While there are many storied horology houses, Cartier has always had a unique shine due to the maison’s penchant for unusual shapes. Think the recently released cushion-shaped Coussin, the bell-shaped Cloche, the architectural marvel Maillon de Cartier, and of course, the idiosyncratic Crash.
The latest to join (or re-join, we should say) the Cartier family is the Pebble – a design first launched in 1972 by Cartier London (the English arm of the maison at the time). The Pebble features a square, eggshell-coloured dial set within a markedly round, 18K gold case measuring 36 mm, that is nicely set with Cartier’s signature Roman numerals and blued sword-shaped hands.

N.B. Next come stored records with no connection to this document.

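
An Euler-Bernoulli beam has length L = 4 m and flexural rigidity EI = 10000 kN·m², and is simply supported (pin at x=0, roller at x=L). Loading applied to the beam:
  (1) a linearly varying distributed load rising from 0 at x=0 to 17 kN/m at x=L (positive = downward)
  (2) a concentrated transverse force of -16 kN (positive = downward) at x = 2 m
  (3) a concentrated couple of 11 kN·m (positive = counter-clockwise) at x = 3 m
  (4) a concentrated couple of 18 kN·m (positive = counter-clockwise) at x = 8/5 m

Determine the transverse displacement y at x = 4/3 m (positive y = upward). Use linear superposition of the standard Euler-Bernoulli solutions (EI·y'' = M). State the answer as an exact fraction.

y(4/3) = -346519/364500000 m

Load 1 — triangular load w₀=17 kN/m (0→w₀ over full span):
  y_1 = -w₀x(7L⁴-10L²x²+3x⁴)/(360LEI) = -17·(4/3)·(7·4⁴-10·4²·(4/3)²+3·(4/3)⁴)/(360·4·10000) = -1088/455625 m
Load 2 — point force P=-16 kN at a=2 m (b=L-a=2):
  y_2 = -Pbx(L²-b²-x²)/(6LEI)  [x≤a] = -(-16)·2·(4/3)·(4²-2²-(4/3)²)/(6·4·10000) = 92/50625 m
Load 3 — applied couple M₀=11 kN·m at a=3 m (b=L-a=1):
  y_3 = (M₀x³/(6L)+C₁x)/EI  [x≤a] with C₁=M₀(3b²-L²)/(6L)=-143/24 = (11·(4/3)³/(6·4)+(-143/24)·(4/3))/10000 = -1111/1620000 m
Load 4 — applied couple M₀=18 kN·m at a=8/5 m (b=L-a=12/5):
  y_4 = (M₀x³/(6L)+C₁x)/EI  [x≤a] with C₁=M₀(3b²-L²)/(6L)=24/25 = (18·(4/3)³/(6·4)+(24/25)·(4/3))/10000 = 43/140625 m
Superposition: y = Σ y_i = -346519/364500000 m ≈ -0.000951 m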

The newly re-issued Cartier Pebble is a delightful blend of geometric shapes, featuring a square dial set within a resolutely round 36 mm case.
For the uninitiated, the Cartier London studio (which produced its own designs apart from the brand’s Paris headquarters) is known for its history for coming up with some of Cartier’s most eclectic styles. Just take the Pebble’s older sibling – the psychedelic Crash – which debuted a few years ahead of the former in 1967, and went on to become arguably the maison’s most unorthodox design to date.
As for why Cartier has decided to re-issue this relatively low-profile gem of a timepiece? Well, this year marks the Pebble’s 50th anniversary and it’s much with recent initiatives by Cartier to re-highlight selected icons from its rich history.
The Pebble is a slim one.
The re-issues often try to remain as faithful to the original design as much as possible – in the new Pebble, the main notable difference lies in subtle differences in proportion; the contemporary version features one of Cartier’s flattest hand-wound movements: the Manufacture 430 MC movement (which might explain its svelte side-profile).
The new Pebble will have a limited run of only 150 individually-numbered pieces that come in at $63,500 each.